Step 5: Review the Results
Once the scans are done, you can check out the Compliance Check Results (CCR). These give you insights into the compliance status of your environment.
rbajaj@rhcos4$ oc get ccr
NAME STATUS SEVERITY
ocp4-cis-node-infra-file-groupowner-cni-conf PASS medium
ocp4-cis-node-infra-file-groupowner-kubelet-conf PASS medium
ocp4-cis-node-infra-file-groupowner-multus-conf PASS medium
ocp4-cis-node-infra-file-groupowner-ovn-cni-server-sock PASS medium
ocp4-cis-node-infra-file-groupowner-ovn-db-files PASS medium
ocp4-cis-node-infra-file-groupowner-ovs-conf-db PASS medium
ocp4-cis-node-infra-file-groupowner-ovs-conf-db-lock PASS medium
ocp4-cis-node-infra-file-groupowner-ovs-pid PASS medium
ocp4-cis-node-infra-file-groupowner-ovs-sys-id-conf PASS medium
ocp4-cis-node-infra-file-groupowner-ovs-vswitchd-pid PASS medium
ocp4-cis-node-infra-file-groupowner-ovsdb-server-pid PASS medium
ocp4-cis-node-infra-file-groupowner-worker-ca PASS medium
ocp4-cis-node-infra-file-groupowner-worker-kubeconfig PASS medium
ocp4-cis-node-infra-file-groupowner-worker-service PASS medium
ocp4-cis-node-infra-file-owner-cni-conf PASS medium
ocp4-cis-node-infra-file-owner-kubelet PASS medium
ocp4-cis-node-infra-file-owner-kubelet-conf PASS medium
ocp4-cis-node-infra-file-owner-multus-conf PASS medium
ocp4-cis-node-infra-file-owner-ovn-cni-server-sock PASS medium
ocp4-cis-node-infra-file-owner-ovn-db-files PASS medium
ocp4-cis-node-infra-file-owner-ovs-conf-db PASS medium
ocp4-cis-node-infra-file-owner-ovs-conf-db-lock PASS medium
ocp4-cis-node-infra-file-owner-ovs-pid PASS medium
ocp4-cis-node-infra-file-owner-ovs-sys-id-conf PASS medium
ocp4-cis-node-infra-file-owner-ovs-vswitchd-pid PASS medium
ocp4-cis-node-infra-file-owner-ovsdb-server-pid PASS medium
ocp4-cis-node-infra-file-owner-worker-ca PASS medium
ocp4-cis-node-infra-file-owner-worker-kubeconfig PASS medium
ocp4-cis-node-infra-file-owner-worker-service PASS medium
ocp4-cis-node-infra-file-permissions-cni-conf FAIL medium
ocp4-cis-node-infra-file-permissions-kubelet-conf PASS medium
ocp4-cis-node-infra-file-permissions-multus-conf PASS medium
... many more
The CCR is a long list of all the checks and their individual scan results. The results can either be PASS, FAIL, or MANUAL. MANUAL means the check is not automated; manual steps are provided within the rule, and one has to manually check your cluster’s compliance with the rule. We will talk about remediating failed checks in future blogs.

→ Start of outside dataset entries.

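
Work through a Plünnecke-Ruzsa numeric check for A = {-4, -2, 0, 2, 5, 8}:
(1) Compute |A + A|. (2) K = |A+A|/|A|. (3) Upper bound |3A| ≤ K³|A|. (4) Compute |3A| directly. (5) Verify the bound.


|A| = 6.
Step 1: Compute A + A by enumerating all 36 pairs.
A + A = {-8, -6, -4, -2, 0, 1, 2, 3, 4, 5, 6, 7, 8, 10, 13, 16}, so |A + A| = 16.
Step 2: Doubling constant K = |A + A|/|A| = 16/6 = 16/6 ≈ 2.6667.
Step 3: Plünnecke-Ruzsa gives |3A| ≤ K³·|A| = (2.6667)³ · 6 ≈ 113.7778.
Step 4: Compute 3A = A + A + A directly by enumerating all triples (a,b,c) ∈ A³; |3A| = 28.
Step 5: Check 28 ≤ 113.7778? Yes ✓.

K = 16/6, Plünnecke-Ruzsa bound K³|A| ≈ 113.7778, |3A| = 28, inequality holds.


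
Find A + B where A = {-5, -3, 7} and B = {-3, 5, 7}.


A + B = {a + b : a ∈ A, b ∈ B}.
Enumerate all |A|·|B| = 3·3 = 9 pairs (a, b) and collect distinct sums.
a = -5: -5+-3=-8, -5+5=0, -5+7=2
a = -3: -3+-3=-6, -3+5=2, -3+7=4
a = 7: 7+-3=4, 7+5=12, 7+7=14
Collecting distinct sums: A + B = {-8, -6, 0, 2, 4, 12, 14}
|A + B| = 7

A + B = {-8, -6, 0, 2, 4, 12, 14}


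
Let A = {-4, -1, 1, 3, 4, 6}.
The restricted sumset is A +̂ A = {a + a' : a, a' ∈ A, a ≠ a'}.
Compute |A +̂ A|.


Restricted sumset: A +̂ A = {a + a' : a ∈ A, a' ∈ A, a ≠ a'}.
Equivalently, take A + A and drop any sum 2a that is achievable ONLY as a + a for a ∈ A (i.e. sums representable only with equal summands).
Enumerate pairs (a, a') with a < a' (symmetric, so each unordered pair gives one sum; this covers all a ≠ a'):
  -4 + -1 = -5
  -4 + 1 = -3
  -4 + 3 = -1
  -4 + 4 = 0
  -4 + 6 = 2
  -1 + 1 = 0
  -1 + 3 = 2
  -1 + 4 = 3
  -1 + 6 = 5
  1 + 3 = 4
  1 + 4 = 5
  1 + 6 = 7
  3 + 4 = 7
  3 + 6 = 9
  4 + 6 = 10
Collected distinct sums: {-5, -3, -1, 0, 2, 3, 4, 5, 7, 9, 10}
|A +̂ A| = 11
(Reference bound: |A +̂ A| ≥ 2|A| - 3 for |A| ≥ 2, with |A| = 6 giving ≥ 9.)

|A +̂ A| = 11


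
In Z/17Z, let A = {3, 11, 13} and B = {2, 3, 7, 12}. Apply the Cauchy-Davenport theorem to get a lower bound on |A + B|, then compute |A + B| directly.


Cauchy-Davenport: |A + B| ≥ min(p, |A| + |B| - 1) for A, B nonempty in Z/pZ.
|A| = 3, |B| = 4, p = 17.
CD lower bound = min(17, 3 + 4 - 1) = min(17, 6) = 6.
Compute A + B mod 17 directly:
a = 3: 3+2=5, 3+3=6, 3+7=10, 3+12=15
a = 11: 11+2=13, 11+3=14, 11+7=1, 11+12=6
a = 13: 13+2=15, 13+3=16, 13+7=3, 13+12=8
A + B = {1, 3, 5, 6, 8, 10, 13, 14, 15, 16}, so |A + B| = 10.
Verify: 10 ≥ 6? Yes ✓.

CD lower bound = 6, actual |A + B| = 10.


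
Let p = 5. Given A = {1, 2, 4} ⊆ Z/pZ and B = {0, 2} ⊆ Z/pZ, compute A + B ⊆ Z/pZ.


Work in Z/5Z: reduce every sum a + b modulo 5.
Enumerate all 6 pairs:
a = 1: 1+0=1, 1+2=3
a = 2: 2+0=2, 2+2=4
a = 4: 4+0=4, 4+2=1
Distinct residues collected: {1, 2, 3, 4}
|A + B| = 4 (out of 5 total residues).

A + B = {1, 2, 3, 4}


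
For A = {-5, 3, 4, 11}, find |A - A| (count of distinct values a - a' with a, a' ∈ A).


A - A = {a - a' : a, a' ∈ A}; |A| = 4.
Bounds: 2|A|-1 ≤ |A - A| ≤ |A|² - |A| + 1, i.e. 7 ≤ |A - A| ≤ 13.
Note: 0 ∈ A - A always (from a - a). The set is symmetric: if d ∈ A - A then -d ∈ A - A.
Enumerate nonzero differences d = a - a' with a > a' (then include -d):
Positive differences: {1, 7, 8, 9, 16}
Full difference set: {0} ∪ (positive diffs) ∪ (negative diffs).
|A - A| = 1 + 2·5 = 11 (matches direct enumeration: 11).

|A - A| = 11


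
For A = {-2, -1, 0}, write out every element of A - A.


A - A = {a - a' : a, a' ∈ A}.
Compute a - a' for each ordered pair (a, a'):
a = -2: -2--2=0, -2--1=-1, -2-0=-2
a = -1: -1--2=1, -1--1=0, -1-0=-1
a = 0: 0--2=2, 0--1=1, 0-0=0
Collecting distinct values (and noting 0 appears from a-a):
A - A = {-2, -1, 0, 1, 2}
|A - A| = 5

A - A = {-2, -1, 0, 1, 2}


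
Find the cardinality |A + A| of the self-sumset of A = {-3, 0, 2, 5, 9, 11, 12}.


A + A = {a + a' : a, a' ∈ A}; |A| = 7.
General bounds: 2|A| - 1 ≤ |A + A| ≤ |A|(|A|+1)/2, i.e. 13 ≤ |A + A| ≤ 28.
Lower bound 2|A|-1 is attained iff A is an arithmetic progression.
Enumerate sums a + a' for a ≤ a' (symmetric, so this suffices):
a = -3: -3+-3=-6, -3+0=-3, -3+2=-1, -3+5=2, -3+9=6, -3+11=8, -3+12=9
a = 0: 0+0=0, 0+2=2, 0+5=5, 0+9=9, 0+11=11, 0+12=12
a = 2: 2+2=4, 2+5=7, 2+9=11, 2+11=13, 2+12=14
a = 5: 5+5=10, 5+9=14, 5+11=16, 5+12=17
a = 9: 9+9=18, 9+11=20, 9+12=21
a = 11: 11+11=22, 11+12=23
a = 12: 12+12=24
Distinct sums: {-6, -3, -1, 0, 2, 4, 5, 6, 7, 8, 9, 10, 11, 12, 13, 14, 16, 17, 18, 20, 21, 22, 23, 24}
|A + A| = 24

|A + A| = 24


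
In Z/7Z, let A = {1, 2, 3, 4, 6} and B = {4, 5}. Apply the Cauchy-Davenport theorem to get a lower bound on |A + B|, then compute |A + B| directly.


Cauchy-Davenport: |A + B| ≥ min(p, |A| + |B| - 1) for A, B nonempty in Z/pZ.
|A| = 5, |B| = 2, p = 7.
CD lower bound = min(7, 5 + 2 - 1) = min(7, 6) = 6.
Compute A + B mod 7 directly:
a = 1: 1+4=5, 1+5=6
a = 2: 2+4=6, 2+5=0
a = 3: 3+4=0, 3+5=1
a = 4: 4+4=1, 4+5=2
a = 6: 6+4=3, 6+5=4
A + B = {0, 1, 2, 3, 4, 5, 6}, so |A + B| = 7.
Verify: 7 ≥ 6? Yes ✓.

CD lower bound = 6, actual |A + B| = 7.


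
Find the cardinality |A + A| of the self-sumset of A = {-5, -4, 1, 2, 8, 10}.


A + A = {a + a' : a, a' ∈ A}; |A| = 6.
General bounds: 2|A| - 1 ≤ |A + A| ≤ |A|(|A|+1)/2, i.e. 11 ≤ |A + A| ≤ 21.
Lower bound 2|A|-1 is attained iff A is an arithmetic progression.
Enumerate sums a + a' for a ≤ a' (symmetric, so this suffices):
a = -5: -5+-5=-10, -5+-4=-9, -5+1=-4, -5+2=-3, -5+8=3, -5+10=5
a = -4: -4+-4=-8, -4+1=-3, -4+2=-2, -4+8=4, -4+10=6
a = 1: 1+1=2, 1+2=3, 1+8=9, 1+10=11
a = 2: 2+2=4, 2+8=10, 2+10=12
a = 8: 8+8=16, 8+10=18
a = 10: 10+10=20
Distinct sums: {-10, -9, -8, -4, -3, -2, 2, 3, 4, 5, 6, 9, 10, 11, 12, 16, 18, 20}
|A + A| = 18

|A + A| = 18


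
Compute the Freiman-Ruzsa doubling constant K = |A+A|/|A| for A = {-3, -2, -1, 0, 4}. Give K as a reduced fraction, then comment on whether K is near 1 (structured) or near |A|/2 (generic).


|A| = 5.
Compute A + A by enumerating all 25 pairs.
A + A = {-6, -5, -4, -3, -2, -1, 0, 1, 2, 3, 4, 8}, so |A + A| = 12.
K = |A + A| / |A| = 12/5 (already in lowest terms) ≈ 2.4000.
Reference: AP of size 5 gives K = 9/5 ≈ 1.8000; a fully generic set of size 5 gives K ≈ 3.0000.

|A| = 5, |A + A| = 12, K = 12/5.


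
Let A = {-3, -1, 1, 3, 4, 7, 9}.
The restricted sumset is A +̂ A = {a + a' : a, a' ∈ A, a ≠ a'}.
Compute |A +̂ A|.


Restricted sumset: A +̂ A = {a + a' : a ∈ A, a' ∈ A, a ≠ a'}.
Equivalently, take A + A and drop any sum 2a that is achievable ONLY as a + a for a ∈ A (i.e. sums representable only with equal summands).
Enumerate pairs (a, a') with a < a' (symmetric, so each unordered pair gives one sum; this covers all a ≠ a'):
  -3 + -1 = -4
  -3 + 1 = -2
  -3 + 3 = 0
  -3 + 4 = 1
  -3 + 7 = 4
  -3 + 9 = 6
  -1 + 1 = 0
  -1 + 3 = 2
  -1 + 4 = 3
  -1 + 7 = 6
  -1 + 9 = 8
  1 + 3 = 4
  1 + 4 = 5
  1 + 7 = 8
  1 + 9 = 10
  3 + 4 = 7
  3 + 7 = 10
  3 + 9 = 12
  4 + 7 = 11
  4 + 9 = 13
  7 + 9 = 16
Collected distinct sums: {-4, -2, 0, 1, 2, 3, 4, 5, 6, 7, 8, 10, 11, 12, 13, 16}
|A +̂ A| = 16
(Reference bound: |A +̂ A| ≥ 2|A| - 3 for |A| ≥ 2, with |A| = 7 giving ≥ 11.)

|A +̂ A| = 16


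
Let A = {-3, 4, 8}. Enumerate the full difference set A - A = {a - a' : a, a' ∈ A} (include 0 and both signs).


A - A = {a - a' : a, a' ∈ A}.
Compute a - a' for each ordered pair (a, a'):
a = -3: -3--3=0, -3-4=-7, -3-8=-11
a = 4: 4--3=7, 4-4=0, 4-8=-4
a = 8: 8--3=11, 8-4=4, 8-8=0
Collecting distinct values (and noting 0 appears from a-a):
A - A = {-11, -7, -4, 0, 4, 7, 11}
|A - A| = 7

A - A = {-11, -7, -4, 0, 4, 7, 11}


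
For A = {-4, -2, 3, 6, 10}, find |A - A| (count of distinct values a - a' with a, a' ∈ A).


A - A = {a - a' : a, a' ∈ A}; |A| = 5.
Bounds: 2|A|-1 ≤ |A - A| ≤ |A|² - |A| + 1, i.e. 9 ≤ |A - A| ≤ 21.
Note: 0 ∈ A - A always (from a - a). The set is symmetric: if d ∈ A - A then -d ∈ A - A.
Enumerate nonzero differences d = a - a' with a > a' (then include -d):
Positive differences: {2, 3, 4, 5, 7, 8, 10, 12, 14}
Full difference set: {0} ∪ (positive diffs) ∪ (negative diffs).
|A - A| = 1 + 2·9 = 19 (matches direct enumeration: 19).

|A - A| = 19


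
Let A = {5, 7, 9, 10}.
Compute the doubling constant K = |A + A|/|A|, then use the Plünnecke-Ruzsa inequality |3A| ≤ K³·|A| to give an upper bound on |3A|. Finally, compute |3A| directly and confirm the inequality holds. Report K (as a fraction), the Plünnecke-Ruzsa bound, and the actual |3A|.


|A| = 4.
Step 1: Compute A + A by enumerating all 16 pairs.
A + A = {10, 12, 14, 15, 16, 17, 18, 19, 20}, so |A + A| = 9.
Step 2: Doubling constant K = |A + A|/|A| = 9/4 = 9/4 ≈ 2.2500.
Step 3: Plünnecke-Ruzsa gives |3A| ≤ K³·|A| = (2.2500)³ · 4 ≈ 45.5625.
Step 4: Compute 3A = A + A + A directly by enumerating all triples (a,b,c) ∈ A³; |3A| = 14.
Step 5: Check 14 ≤ 45.5625? Yes ✓.

K = 9/4, Plünnecke-Ruzsa bound K³|A| ≈ 45.5625, |3A| = 14, inequality holds.


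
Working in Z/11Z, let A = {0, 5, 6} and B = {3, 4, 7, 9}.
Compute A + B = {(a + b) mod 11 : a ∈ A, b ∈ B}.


Work in Z/11Z: reduce every sum a + b modulo 11.
Enumerate all 12 pairs:
a = 0: 0+3=3, 0+4=4, 0+7=7, 0+9=9
a = 5: 5+3=8, 5+4=9, 5+7=1, 5+9=3
a = 6: 6+3=9, 6+4=10, 6+7=2, 6+9=4
Distinct residues collected: {1, 2, 3, 4, 7, 8, 9, 10}
|A + B| = 8 (out of 11 total residues).

A + B = {1, 2, 3, 4, 7, 8, 9, 10}


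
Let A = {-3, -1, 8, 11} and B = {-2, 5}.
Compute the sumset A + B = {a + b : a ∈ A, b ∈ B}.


A + B = {a + b : a ∈ A, b ∈ B}.
Enumerate all |A|·|B| = 4·2 = 8 pairs (a, b) and collect distinct sums.
a = -3: -3+-2=-5, -3+5=2
a = -1: -1+-2=-3, -1+5=4
a = 8: 8+-2=6, 8+5=13
a = 11: 11+-2=9, 11+5=16
Collecting distinct sums: A + B = {-5, -3, 2, 4, 6, 9, 13, 16}
|A + B| = 8

A + B = {-5, -3, 2, 4, 6, 9, 13, 16}


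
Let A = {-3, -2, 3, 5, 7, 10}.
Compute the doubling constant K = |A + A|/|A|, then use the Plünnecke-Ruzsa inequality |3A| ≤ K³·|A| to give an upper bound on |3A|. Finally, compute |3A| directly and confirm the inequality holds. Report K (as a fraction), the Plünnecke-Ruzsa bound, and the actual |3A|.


|A| = 6.
Step 1: Compute A + A by enumerating all 36 pairs.
A + A = {-6, -5, -4, 0, 1, 2, 3, 4, 5, 6, 7, 8, 10, 12, 13, 14, 15, 17, 20}, so |A + A| = 19.
Step 2: Doubling constant K = |A + A|/|A| = 19/6 = 19/6 ≈ 3.1667.
Step 3: Plünnecke-Ruzsa gives |3A| ≤ K³·|A| = (3.1667)³ · 6 ≈ 190.5278.
Step 4: Compute 3A = A + A + A directly by enumerating all triples (a,b,c) ∈ A³; |3A| = 35.
Step 5: Check 35 ≤ 190.5278? Yes ✓.

K = 19/6, Plünnecke-Ruzsa bound K³|A| ≈ 190.5278, |3A| = 35, inequality holds.


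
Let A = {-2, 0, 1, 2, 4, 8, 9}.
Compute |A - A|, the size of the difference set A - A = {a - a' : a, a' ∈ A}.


A - A = {a - a' : a, a' ∈ A}; |A| = 7.
Bounds: 2|A|-1 ≤ |A - A| ≤ |A|² - |A| + 1, i.e. 13 ≤ |A - A| ≤ 43.
Note: 0 ∈ A - A always (from a - a). The set is symmetric: if d ∈ A - A then -d ∈ A - A.
Enumerate nonzero differences d = a - a' with a > a' (then include -d):
Positive differences: {1, 2, 3, 4, 5, 6, 7, 8, 9, 10, 11}
Full difference set: {0} ∪ (positive diffs) ∪ (negative diffs).
|A - A| = 1 + 2·11 = 23 (matches direct enumeration: 23).

|A - A| = 23


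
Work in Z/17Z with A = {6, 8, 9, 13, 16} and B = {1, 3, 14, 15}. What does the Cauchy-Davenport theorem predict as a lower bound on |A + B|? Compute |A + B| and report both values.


Cauchy-Davenport: |A + B| ≥ min(p, |A| + |B| - 1) for A, B nonempty in Z/pZ.
|A| = 5, |B| = 4, p = 17.
CD lower bound = min(17, 5 + 4 - 1) = min(17, 8) = 8.
Compute A + B mod 17 directly:
a = 6: 6+1=7, 6+3=9, 6+14=3, 6+15=4
a = 8: 8+1=9, 8+3=11, 8+14=5, 8+15=6
a = 9: 9+1=10, 9+3=12, 9+14=6, 9+15=7
a = 13: 13+1=14, 13+3=16, 13+14=10, 13+15=11
a = 16: 16+1=0, 16+3=2, 16+14=13, 16+15=14
A + B = {0, 2, 3, 4, 5, 6, 7, 9, 10, 11, 12, 13, 14, 16}, so |A + B| = 14.
Verify: 14 ≥ 8? Yes ✓.

CD lower bound = 8, actual |A + B| = 14.


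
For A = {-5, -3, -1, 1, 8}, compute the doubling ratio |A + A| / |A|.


|A| = 5.
Compute A + A by enumerating all 25 pairs.
A + A = {-10, -8, -6, -4, -2, 0, 2, 3, 5, 7, 9, 16}, so |A + A| = 12.
K = |A + A| / |A| = 12/5 (already in lowest terms) ≈ 2.4000.
Reference: AP of size 5 gives K = 9/5 ≈ 1.8000; a fully generic set of size 5 gives K ≈ 3.0000.

|A| = 5, |A + A| = 12, K = 12/5.


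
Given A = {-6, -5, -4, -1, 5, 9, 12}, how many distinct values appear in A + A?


A + A = {a + a' : a, a' ∈ A}; |A| = 7.
General bounds: 2|A| - 1 ≤ |A + A| ≤ |A|(|A|+1)/2, i.e. 13 ≤ |A + A| ≤ 28.
Lower bound 2|A|-1 is attained iff A is an arithmetic progression.
Enumerate sums a + a' for a ≤ a' (symmetric, so this suffices):
a = -6: -6+-6=-12, -6+-5=-11, -6+-4=-10, -6+-1=-7, -6+5=-1, -6+9=3, -6+12=6
a = -5: -5+-5=-10, -5+-4=-9, -5+-1=-6, -5+5=0, -5+9=4, -5+12=7
a = -4: -4+-4=-8, -4+-1=-5, -4+5=1, -4+9=5, -4+12=8
a = -1: -1+-1=-2, -1+5=4, -1+9=8, -1+12=11
a = 5: 5+5=10, 5+9=14, 5+12=17
a = 9: 9+9=18, 9+12=21
a = 12: 12+12=24
Distinct sums: {-12, -11, -10, -9, -8, -7, -6, -5, -2, -1, 0, 1, 3, 4, 5, 6, 7, 8, 10, 11, 14, 17, 18, 21, 24}
|A + A| = 25

|A + A| = 25


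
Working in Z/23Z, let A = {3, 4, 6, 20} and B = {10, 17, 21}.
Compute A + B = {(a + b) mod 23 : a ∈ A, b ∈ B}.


Work in Z/23Z: reduce every sum a + b modulo 23.
Enumerate all 12 pairs:
a = 3: 3+10=13, 3+17=20, 3+21=1
a = 4: 4+10=14, 4+17=21, 4+21=2
a = 6: 6+10=16, 6+17=0, 6+21=4
a = 20: 20+10=7, 20+17=14, 20+21=18
Distinct residues collected: {0, 1, 2, 4, 7, 13, 14, 16, 18, 20, 21}
|A + B| = 11 (out of 23 total residues).

A + B = {0, 1, 2, 4, 7, 13, 14, 16, 18, 20, 21}


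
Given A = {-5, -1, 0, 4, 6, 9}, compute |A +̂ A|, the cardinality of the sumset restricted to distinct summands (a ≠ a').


Restricted sumset: A +̂ A = {a + a' : a ∈ A, a' ∈ A, a ≠ a'}.
Equivalently, take A + A and drop any sum 2a that is achievable ONLY as a + a for a ∈ A (i.e. sums representable only with equal summands).
Enumerate pairs (a, a') with a < a' (symmetric, so each unordered pair gives one sum; this covers all a ≠ a'):
  -5 + -1 = -6
  -5 + 0 = -5
  -5 + 4 = -1
  -5 + 6 = 1
  -5 + 9 = 4
  -1 + 0 = -1
  -1 + 4 = 3
  -1 + 6 = 5
  -1 + 9 = 8
  0 + 4 = 4
  0 + 6 = 6
  0 + 9 = 9
  4 + 6 = 10
  4 + 9 = 13
  6 + 9 = 15
Collected distinct sums: {-6, -5, -1, 1, 3, 4, 5, 6, 8, 9, 10, 13, 15}
|A +̂ A| = 13
(Reference bound: |A +̂ A| ≥ 2|A| - 3 for |A| ≥ 2, with |A| = 6 giving ≥ 9.)

|A +̂ A| = 13


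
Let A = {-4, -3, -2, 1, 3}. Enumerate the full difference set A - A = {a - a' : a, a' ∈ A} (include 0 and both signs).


A - A = {a - a' : a, a' ∈ A}.
Compute a - a' for each ordered pair (a, a'):
a = -4: -4--4=0, -4--3=-1, -4--2=-2, -4-1=-5, -4-3=-7
a = -3: -3--4=1, -3--3=0, -3--2=-1, -3-1=-4, -3-3=-6
a = -2: -2--4=2, -2--3=1, -2--2=0, -2-1=-3, -2-3=-5
a = 1: 1--4=5, 1--3=4, 1--2=3, 1-1=0, 1-3=-2
a = 3: 3--4=7, 3--3=6, 3--2=5, 3-1=2, 3-3=0
Collecting distinct values (and noting 0 appears from a-a):
A - A = {-7, -6, -5, -4, -3, -2, -1, 0, 1, 2, 3, 4, 5, 6, 7}
|A - A| = 15

A - A = {-7, -6, -5, -4, -3, -2, -1, 0, 1, 2, 3, 4, 5, 6, 7}


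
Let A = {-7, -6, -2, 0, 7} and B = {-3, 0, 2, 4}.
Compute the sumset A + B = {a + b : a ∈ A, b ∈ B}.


A + B = {a + b : a ∈ A, b ∈ B}.
Enumerate all |A|·|B| = 5·4 = 20 pairs (a, b) and collect distinct sums.
a = -7: -7+-3=-10, -7+0=-7, -7+2=-5, -7+4=-3
a = -6: -6+-3=-9, -6+0=-6, -6+2=-4, -6+4=-2
a = -2: -2+-3=-5, -2+0=-2, -2+2=0, -2+4=2
a = 0: 0+-3=-3, 0+0=0, 0+2=2, 0+4=4
a = 7: 7+-3=4, 7+0=7, 7+2=9, 7+4=11
Collecting distinct sums: A + B = {-10, -9, -7, -6, -5, -4, -3, -2, 0, 2, 4, 7, 9, 11}
|A + B| = 14

A + B = {-10, -9, -7, -6, -5, -4, -3, -2, 0, 2, 4, 7, 9, 11}


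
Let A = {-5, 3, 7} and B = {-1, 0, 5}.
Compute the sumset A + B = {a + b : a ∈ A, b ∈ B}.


A + B = {a + b : a ∈ A, b ∈ B}.
Enumerate all |A|·|B| = 3·3 = 9 pairs (a, b) and collect distinct sums.
a = -5: -5+-1=-6, -5+0=-5, -5+5=0
a = 3: 3+-1=2, 3+0=3, 3+5=8
a = 7: 7+-1=6, 7+0=7, 7+5=12
Collecting distinct sums: A + B = {-6, -5, 0, 2, 3, 6, 7, 8, 12}
|A + B| = 9

A + B = {-6, -5, 0, 2, 3, 6, 7, 8, 12}


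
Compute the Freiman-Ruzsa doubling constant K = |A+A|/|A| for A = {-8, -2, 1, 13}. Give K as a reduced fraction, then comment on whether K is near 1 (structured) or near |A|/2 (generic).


|A| = 4.
Compute A + A by enumerating all 16 pairs.
A + A = {-16, -10, -7, -4, -1, 2, 5, 11, 14, 26}, so |A + A| = 10.
K = |A + A| / |A| = 10/4 = 5/2 ≈ 2.5000.
Reference: AP of size 4 gives K = 7/4 ≈ 1.7500; a fully generic set of size 4 gives K ≈ 2.5000.

|A| = 4, |A + A| = 10, K = 10/4 = 5/2.


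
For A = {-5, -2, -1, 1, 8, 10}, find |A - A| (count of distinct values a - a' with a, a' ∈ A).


A - A = {a - a' : a, a' ∈ A}; |A| = 6.
Bounds: 2|A|-1 ≤ |A - A| ≤ |A|² - |A| + 1, i.e. 11 ≤ |A - A| ≤ 31.
Note: 0 ∈ A - A always (from a - a). The set is symmetric: if d ∈ A - A then -d ∈ A - A.
Enumerate nonzero differences d = a - a' with a > a' (then include -d):
Positive differences: {1, 2, 3, 4, 6, 7, 9, 10, 11, 12, 13, 15}
Full difference set: {0} ∪ (positive diffs) ∪ (negative diffs).
|A - A| = 1 + 2·12 = 25 (matches direct enumeration: 25).

|A - A| = 25


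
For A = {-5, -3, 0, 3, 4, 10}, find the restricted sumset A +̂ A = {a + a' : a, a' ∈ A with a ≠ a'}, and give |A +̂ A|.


Restricted sumset: A +̂ A = {a + a' : a ∈ A, a' ∈ A, a ≠ a'}.
Equivalently, take A + A and drop any sum 2a that is achievable ONLY as a + a for a ∈ A (i.e. sums representable only with equal summands).
Enumerate pairs (a, a') with a < a' (symmetric, so each unordered pair gives one sum; this covers all a ≠ a'):
  -5 + -3 = -8
  -5 + 0 = -5
  -5 + 3 = -2
  -5 + 4 = -1
  -5 + 10 = 5
  -3 + 0 = -3
  -3 + 3 = 0
  -3 + 4 = 1
  -3 + 10 = 7
  0 + 3 = 3
  0 + 4 = 4
  0 + 10 = 10
  3 + 4 = 7
  3 + 10 = 13
  4 + 10 = 14
Collected distinct sums: {-8, -5, -3, -2, -1, 0, 1, 3, 4, 5, 7, 10, 13, 14}
|A +̂ A| = 14
(Reference bound: |A +̂ A| ≥ 2|A| - 3 for |A| ≥ 2, with |A| = 6 giving ≥ 9.)

|A +̂ A| = 14


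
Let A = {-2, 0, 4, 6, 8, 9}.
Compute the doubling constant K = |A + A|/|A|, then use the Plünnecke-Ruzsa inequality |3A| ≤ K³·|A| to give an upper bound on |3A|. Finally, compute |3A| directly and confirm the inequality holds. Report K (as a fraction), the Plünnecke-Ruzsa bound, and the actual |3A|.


|A| = 6.
Step 1: Compute A + A by enumerating all 36 pairs.
A + A = {-4, -2, 0, 2, 4, 6, 7, 8, 9, 10, 12, 13, 14, 15, 16, 17, 18}, so |A + A| = 17.
Step 2: Doubling constant K = |A + A|/|A| = 17/6 = 17/6 ≈ 2.8333.
Step 3: Plünnecke-Ruzsa gives |3A| ≤ K³·|A| = (2.8333)³ · 6 ≈ 136.4722.
Step 4: Compute 3A = A + A + A directly by enumerating all triples (a,b,c) ∈ A³; |3A| = 29.
Step 5: Check 29 ≤ 136.4722? Yes ✓.

K = 17/6, Plünnecke-Ruzsa bound K³|A| ≈ 136.4722, |3A| = 29, inequality holds.


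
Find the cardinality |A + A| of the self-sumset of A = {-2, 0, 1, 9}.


A + A = {a + a' : a, a' ∈ A}; |A| = 4.
General bounds: 2|A| - 1 ≤ |A + A| ≤ |A|(|A|+1)/2, i.e. 7 ≤ |A + A| ≤ 10.
Lower bound 2|A|-1 is attained iff A is an arithmetic progression.
Enumerate sums a + a' for a ≤ a' (symmetric, so this suffices):
a = -2: -2+-2=-4, -2+0=-2, -2+1=-1, -2+9=7
a = 0: 0+0=0, 0+1=1, 0+9=9
a = 1: 1+1=2, 1+9=10
a = 9: 9+9=18
Distinct sums: {-4, -2, -1, 0, 1, 2, 7, 9, 10, 18}
|A + A| = 10

|A + A| = 10


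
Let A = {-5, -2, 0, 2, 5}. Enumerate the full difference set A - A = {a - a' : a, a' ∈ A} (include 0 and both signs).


A - A = {a - a' : a, a' ∈ A}.
Compute a - a' for each ordered pair (a, a'):
a = -5: -5--5=0, -5--2=-3, -5-0=-5, -5-2=-7, -5-5=-10
a = -2: -2--5=3, -2--2=0, -2-0=-2, -2-2=-4, -2-5=-7
a = 0: 0--5=5, 0--2=2, 0-0=0, 0-2=-2, 0-5=-5
a = 2: 2--5=7, 2--2=4, 2-0=2, 2-2=0, 2-5=-3
a = 5: 5--5=10, 5--2=7, 5-0=5, 5-2=3, 5-5=0
Collecting distinct values (and noting 0 appears from a-a):
A - A = {-10, -7, -5, -4, -3, -2, 0, 2, 3, 4, 5, 7, 10}
|A - A| = 13

A - A = {-10, -7, -5, -4, -3, -2, 0, 2, 3, 4, 5, 7, 10}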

Quick Overview of the Scanning Process
In the beginning of this blog, we made it clear that there are two types of compliance checks that the operator can perform: platform and node. Let’s conclude this blog with a brief understanding of how compliance checks are performed in both cases.
For node-related checks, when the scan takes place, multiple pods are run. Each pod is scheduled on one cluster node. The pods use the host path volume to mount the root file system of the node into the pod, and then the pod runs OpenSCAP to scan this root filesystem.
For platform-related checks, a separate API check pod is run. This pod scans the OpenShift API resources. It runs an API resource collector, saving these resources on the local filesystem in the pod. Then, the pod runs OpenSCAP, which scans the API resources.